The Lake Witch is real, and she’s still out there, coming soon to a nightmare near you, near all of us, we can only hope. Or, if “we” can’t hope, then don’t worry.
I’ve got enough for all of us.
CURTAINS
Stab, Stab, Stab.
Jade jams the sharp end of her litter stick into a Styrofoam cup and imagines the cup writhing, moaning, begging for mercy. She hikes the stick up, uses her gloved left hand to push the dying cup off the stainless steel tip and into the canvas bag slung over her left hip like the most cavernous purse.
Today the bright yellow litter stick is a spear, but in the afternoons since graduation it’s been a pike for bulls, except that made her feel evil; a long push-dart for wolverines and badgers—rabid, of course; a laser beam that cooks whatever trash it comes into contact with (lots of hissing sound effects); a blood-sampler for crocodiles, also probably rabid; and, like so many of her fantasies, the weapon found sticking up from her father’s right eye socket.
But the left can work too. She’s not picky.
Stab.
In the Scream franchise, that’s what the movie dramatization of Gale Weathers’s tell-all book is called. That and a nickel’ll get you five cents, Jade knows, and can’t help smiling about.
Because nobody’s around to catch her, she can smile all she wants. Smile and sing, thrash with Cyco Miko in her earbuds, even do a cartwheel if the urge strikes and her inner cheerleader just has to express herself. This is what summer-janitoring for the county is about: there are no kids to clean up after in the halls of the schools, so you become custodian for the whole town.
And, to be sure, if Jade has an inner cheerleader, it’s one of those ratted-out punk ones from that Nirvana video—the pep rally from hell. That’s nineties not eighties, but so was Popcorn, so was New Nightmare, so was Scream.
“Without memory, there can be no retribution,” she mumbles, eviscerating a Copenhagen tin’s shiny thin lid with a nice pop. “Without memory, there can be no retribution” is a line from Popcorn, maybe the line. That’s another thing she can do since no one’s out here: quote horror all the day long to test herself, to keep her slasher Q up. It’s just her and the blowing trash, after all, and, somewhere out there, surely, an actual slasher rising from the depths.
As near as she can suspect, it’s either going to look like or be Stacey Graves, which will be pretty wicked, or it’ll look like or be Ezekiel from Drown Town, the scary-ass preacherman with the big hands and too-wide mouth, the better to sing with—think Poltergeist 2, “God is in, his holy temp-le,” which Jade delivers at high and sudden volume to the birds that keep gathering around in case she uncovers something tasty.
One of the early extra credit papers she did for Mr. Holmes had been on him—Ezekiel, not the Poltergeist 2 preacher.
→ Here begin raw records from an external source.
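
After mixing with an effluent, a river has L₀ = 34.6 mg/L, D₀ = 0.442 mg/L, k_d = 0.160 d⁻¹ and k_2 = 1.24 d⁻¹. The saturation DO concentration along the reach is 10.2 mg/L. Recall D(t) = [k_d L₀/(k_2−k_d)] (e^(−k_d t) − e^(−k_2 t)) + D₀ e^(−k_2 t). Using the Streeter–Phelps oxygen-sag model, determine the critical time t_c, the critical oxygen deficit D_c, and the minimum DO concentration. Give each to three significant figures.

t_c ≈ 1.81 d; D_c ≈ 3.34 mg/L; min DO ≈ 6.86 mg/L

At the critical point dD/dt = 0, so k_d L₀ e^(−k_d t) = k_2 D. Substituting D(t) from the Streeter–Phelps equation and solving for t gives
t_c = ln[(k_2/k_d)(1 − D₀(k_2−k_d)/(k_d L₀))] / (k_2−k_d).
Here k_2−k_d = 1.080 d⁻¹ and 1 − D₀(k_2−k_d)/(k_d L₀) = 1 − 0.442×1.080/(0.160×34.6) = 0.9138, so
t_c = ln(7.750 × 0.9138) / 1.080 = 1.958 / 1.080 = 1.813 d.
L(t_c) = L₀ e^(−k_d t_c) = 34.6 × 0.7483 = 25.89 mg/L, and at the critical point k_2 D_c = k_d L, so D_c = (0.160/1.24) × 25.89 = 3.341 mg/L.
Minimum DO = C_s − D_c = 10.2 − 3.341 = 6.859 mg/L.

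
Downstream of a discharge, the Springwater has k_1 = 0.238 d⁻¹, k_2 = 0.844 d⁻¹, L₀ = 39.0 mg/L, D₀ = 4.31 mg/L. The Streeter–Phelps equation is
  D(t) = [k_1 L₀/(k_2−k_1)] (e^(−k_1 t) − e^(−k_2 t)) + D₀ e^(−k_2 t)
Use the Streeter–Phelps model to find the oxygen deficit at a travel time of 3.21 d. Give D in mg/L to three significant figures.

k_1 L₀/(k_2−k_1) = 0.238×39.0/(0.844−0.238) = 9.282/0.6060 = 15.32 mg/L.
e^(−k_1 t) = e^(−0.238×3.210) = 0.4658; e^(−k_2 t) = e^(−0.844×3.210) = 0.06659.
D = 15.32 × (0.4658 − 0.06659) + 4.31 × 0.06659 = 6.115 + 0.2870 = 6.402 mg/L.

D ≈ 6.40 mg/L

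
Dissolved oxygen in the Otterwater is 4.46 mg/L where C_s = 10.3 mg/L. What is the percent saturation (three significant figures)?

43.3 % saturation

% saturation = C/C_s × 100 = 4.46/10.3 × 100 = 43.3 %.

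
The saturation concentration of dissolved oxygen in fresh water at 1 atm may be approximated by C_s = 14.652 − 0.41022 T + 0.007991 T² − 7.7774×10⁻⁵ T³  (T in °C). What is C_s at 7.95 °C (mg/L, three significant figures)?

C_s = 14.652 − 0.41022×7.95 + 0.007991×7.95² − 7.7774×10⁻⁵×7.95³ = 11.86 mg/L.

C_s ≈ 11.9 mg/L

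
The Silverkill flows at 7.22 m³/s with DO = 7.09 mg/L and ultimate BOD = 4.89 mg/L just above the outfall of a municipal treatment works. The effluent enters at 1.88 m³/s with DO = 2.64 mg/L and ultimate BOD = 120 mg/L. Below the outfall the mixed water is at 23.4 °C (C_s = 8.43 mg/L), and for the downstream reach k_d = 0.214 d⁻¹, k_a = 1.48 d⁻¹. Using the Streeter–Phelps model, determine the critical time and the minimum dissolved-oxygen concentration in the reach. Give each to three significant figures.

t_c ≈ 1.03 d; minimum DO ≈ 5.11 mg/L

Mixed DO = (7.22×7.09 + 1.88×2.64)/(7.22+1.88) = 56.15/9.100 = 6.171 mg/L.
Mixed L₀ = (7.22×4.89 + 1.88×120)/(9.100) = 260.9/9.100 = 28.67 mg/L.
Initial deficit D₀ = C_s − DO₀ = 8.43 − 6.171 = 2.259 mg/L.
t_c = (1/1.266) ln[(1.48/0.214)(1 − 2.259×1.266/(0.214×28.67))] = 0.7899 × ln(3.692) = 1.032 d.
D_c = (0.214/1.48) × 28.67 × e^(−0.214×1.032) = 0.1446 × 28.67 × 0.8019 = 3.324 mg/L.
Minimum DO = 8.43 − 3.324 = 5.106 mg/L.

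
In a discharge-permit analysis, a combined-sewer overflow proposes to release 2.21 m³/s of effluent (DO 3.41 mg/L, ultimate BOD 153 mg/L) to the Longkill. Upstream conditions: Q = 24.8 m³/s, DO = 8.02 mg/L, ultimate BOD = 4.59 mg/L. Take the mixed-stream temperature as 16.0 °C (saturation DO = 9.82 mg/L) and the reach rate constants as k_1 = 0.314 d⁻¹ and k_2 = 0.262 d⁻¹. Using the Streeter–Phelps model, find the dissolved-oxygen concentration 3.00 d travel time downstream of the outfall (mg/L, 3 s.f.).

DO ≈ 2.18 mg/L

Mixed DO = (24.8×8.02 + 2.21×3.41)/(24.8+2.21) = 206.4/27.01 = 7.643 mg/L.
Mixed L₀ = (24.8×4.59 + 2.21×153)/(27.01) = 452.0/27.01 = 16.73 mg/L.
Initial deficit D₀ = C_s − DO₀ = 9.82 − 7.643 = 2.177 mg/L.
D(3.00) = [0.314×16.73/(0.262−0.314)](e^(−0.314×3.00) − e^(−0.262×3.00)) + 2.177 e^(−0.262×3.00)
= -101.0 × (0.3898 − 0.4557) + 2.177 × 0.4557 = 7.642 mg/L.
DO = 9.82 − 7.642 = 2.178 mg/L.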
It was a two-pager, which she had mostly copied from online: when Henderson-Golding was being flooded with what would become Indian Lake, he’d locked his congregation into his one-room church with him, and they sang until the waters swamped the town, and are maybe, Jade said in her conclusion, still singing, awaiting the day they can rise from the depths to punish the town that replaced Henderson-Golding. And then they turn their attentions to Glen Dam, let the waters of judgment flow forth, down-valley, freeing their beloved, soggy little town.
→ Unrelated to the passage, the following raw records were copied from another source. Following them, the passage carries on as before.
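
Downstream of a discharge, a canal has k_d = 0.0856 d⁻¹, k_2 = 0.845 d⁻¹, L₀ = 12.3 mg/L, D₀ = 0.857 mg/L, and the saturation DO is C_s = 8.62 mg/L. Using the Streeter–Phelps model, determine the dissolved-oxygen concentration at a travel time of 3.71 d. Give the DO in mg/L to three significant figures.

k_d L₀/(k_2−k_d) = 0.0856×12.3/(0.845−0.0856) = 1.053/0.7594 = 1.386 mg/L.
e^(−k_d t) = e^(−0.0856×3.710) = 0.7279; e^(−k_2 t) = e^(−0.845×3.710) = 0.04350.
D = 1.386 × (0.7279 − 0.04350) + 0.857 × 0.04350 = 0.9489 + 0.03728 = 0.9862 mg/L.
DO = C_s − D = 8.62 − 0.9862 = 7.634 mg/L.

DO ≈ 7.63 mg/L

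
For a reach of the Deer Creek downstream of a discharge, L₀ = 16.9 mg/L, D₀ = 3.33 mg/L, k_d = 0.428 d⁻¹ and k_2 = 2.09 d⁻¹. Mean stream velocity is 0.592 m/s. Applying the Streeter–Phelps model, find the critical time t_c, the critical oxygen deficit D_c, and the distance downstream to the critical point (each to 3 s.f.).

t_c ≈ 0.0824 d; D_c ≈ 3.34 mg/L; x_c ≈ 4.22 km

With k_2/k_d = 4.883 and 1 − D₀(k_2−k_d)/(k_d L₀) = 0.2349,
t_c = ln(4.883 × 0.2349) / (2.09 − 0.428) = ln(1.147) / 1.662 = 0.1370/1.662 = 0.08243 d.
L(t_c) = L₀ e^(−k_d t_c) = 16.9 × 0.9653 = 16.31 mg/L, and at the critical point k_2 D_c = k_d L, so D_c = (0.428/2.09) × 16.31 = 3.341 mg/L.
x_c = v t_c = 0.592 m/s × 0.08243 d × 86400 s/d = 4216 m ≈ 4.22 km.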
The problem with Ezekiel, though, it’s that he’s not really slasher material. What’s there for him to revenge? The people of Henderson-Golding had found him in the woods, nursed him back to health, taught him language even though he already had white hair. They’d probably even given him the Bible he would use like a hammer to smite down what-all he saw as sin—everything, pretty much. If Ezekiel was hanging around, it should be to thank all those people who found him, not choke their descendants out with his big hands.
No, Ezekiel’s more like a dark and scary force. The only thing he’s got against teens, or anybody, is that they’re all sinning. But, according to him, the whole world is sin, right?
Therefore, the whole world needs to burn. He’s more like Nix from Lord of Illusions: came for the mayhem, stayed for the massacre.
Stacey Graves, then. Either her or someone dressed up like her. Someone killing like she probably would. Case in point: those two Dutch kids out on the water.
Jade spears a tissue she doesn’t want to touch even with her thick glove, then stabs through the side of a Diet Coke bottle, then goes for a triple-stacker—a long, faded receipt in addition to the Diet Coke and tissue.